De antiquaren uit de Rosmarijnsteeg: De Friedesche Molen en Straat Antiquaren

door Vincent van de Vrede

Over sprookjes en specialismen gesproken...

Ditmaal in de interviewserie: de twee antiquaren uit de Rosmarijnsteeg in Amsterdam. Al sinds de jaren tachtig buren in die pittoreske, historische steeg. Eerst een korte etymologie van dit kleine stukje Amsterdam. Rosmarijn, het sterk geurende kruid, speelde hier een belangrijke rol. In de Gouden Eeuw waren in deze steeg namelijk de begrafenisondernemers gevestigd. Zij gebruikten veel rosmarijn om de lucht inadembaar te houden. Bredero woonde verderop in het centrum. Soms lijkt de steeg ook in zijn gedichten voor te komen. Lees maar eens dit vers:


De Rosmarijnsteeg


Arme Bredero.
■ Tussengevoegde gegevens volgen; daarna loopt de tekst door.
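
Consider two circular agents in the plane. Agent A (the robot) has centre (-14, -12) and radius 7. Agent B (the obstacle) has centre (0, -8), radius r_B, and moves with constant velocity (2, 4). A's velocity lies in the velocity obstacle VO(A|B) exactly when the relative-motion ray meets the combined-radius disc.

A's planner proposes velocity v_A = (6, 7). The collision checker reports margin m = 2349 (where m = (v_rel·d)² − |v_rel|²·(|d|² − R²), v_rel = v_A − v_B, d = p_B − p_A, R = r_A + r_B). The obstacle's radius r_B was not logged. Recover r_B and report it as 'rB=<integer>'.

m = 2349
d = (14, 4);  v_rel = (4, 3),  |v_rel|² = 25
v_rel×d = (4)·(4) − (3)·(14) = -26
since m = R²·25 − (-26)²:  R² = (676 + 2349) / 25 = 121
R = √121 = 11  ⇒  r_B = 11 − 7 = 4

rB=4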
Het raadsel blijft: zou zijn lief in deze ‘straat’ hebben gewoond? De stem van het verleden is hier in ieder geval hoorbaar, in deze steeg met louter ondernemers: een koffieshop, twee postzegelhandels, twee toko’s met asiatica, een juwelier en waar eens antiquariaat Simon Emmering was, een winkel met hotelzilver. Maar wij richten ons op twee buren in de boeken, Straat en De Friedesche Molen.
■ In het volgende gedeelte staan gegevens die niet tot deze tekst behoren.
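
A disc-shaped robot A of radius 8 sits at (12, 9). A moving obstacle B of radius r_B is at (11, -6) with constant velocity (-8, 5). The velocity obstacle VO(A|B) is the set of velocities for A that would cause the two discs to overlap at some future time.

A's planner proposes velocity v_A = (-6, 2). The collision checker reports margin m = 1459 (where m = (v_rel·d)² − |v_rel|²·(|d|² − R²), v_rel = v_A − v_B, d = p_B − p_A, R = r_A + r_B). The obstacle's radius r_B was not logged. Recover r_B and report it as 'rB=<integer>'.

m = 1459
d = (-1, -15);  v_rel = (2, -3),  |v_rel|² = 13
v_rel×d = (2)·(-15) − (-3)·(-1) = -33
since m = R²·13 − (-33)²:  R² = (1089 + 1459) / 13 = 196
R = √196 = 14  ⇒  r_B = 14 − 8 = 6

rB=6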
Interview De Friedesche Molen

Vanwaar ‘De Friedesche Molen’

‘Ons antiquariaat is vernoemd naar de molen die ik van mijn vader erfde. Deze Friedesche Molen bevindt zich in Neer, aan de Maas, tussen Roermond en Venlo. Het is een oude watermolen. Mijn vader heeft er tot 1958 mee gewerkt, toen verkocht hij het stuwrecht. Na zijn overlijden kwam de molen in mijn bezit. Eerst wilde ik er een antiquariaat van maken. Maar ja, de waterstand van de Maas is daar eenmaal per jaar zo hoog, dat alles wel een meter onder water liep. Ook de molen. Dat was dus niet handig. Uiteindelijk had ik er wel een tijdje boeken staan, ik gebruikte de molen als opslag. Heb daarvan ook enkele catalogi gemaakt. In diezelfde tijd, zeg begin jaren tachtig, begon ik een winkel in Amsterdam en vernoemde deze naar de molen. Eerst hier om de hoek, waar nu de koffieshop is, vanaf 1982 in dit pand. Volgend jaar dus een zilveren jubileum. In 1987 heb ik de molen verkocht, maar de winkel bleef zijn naam behouden.’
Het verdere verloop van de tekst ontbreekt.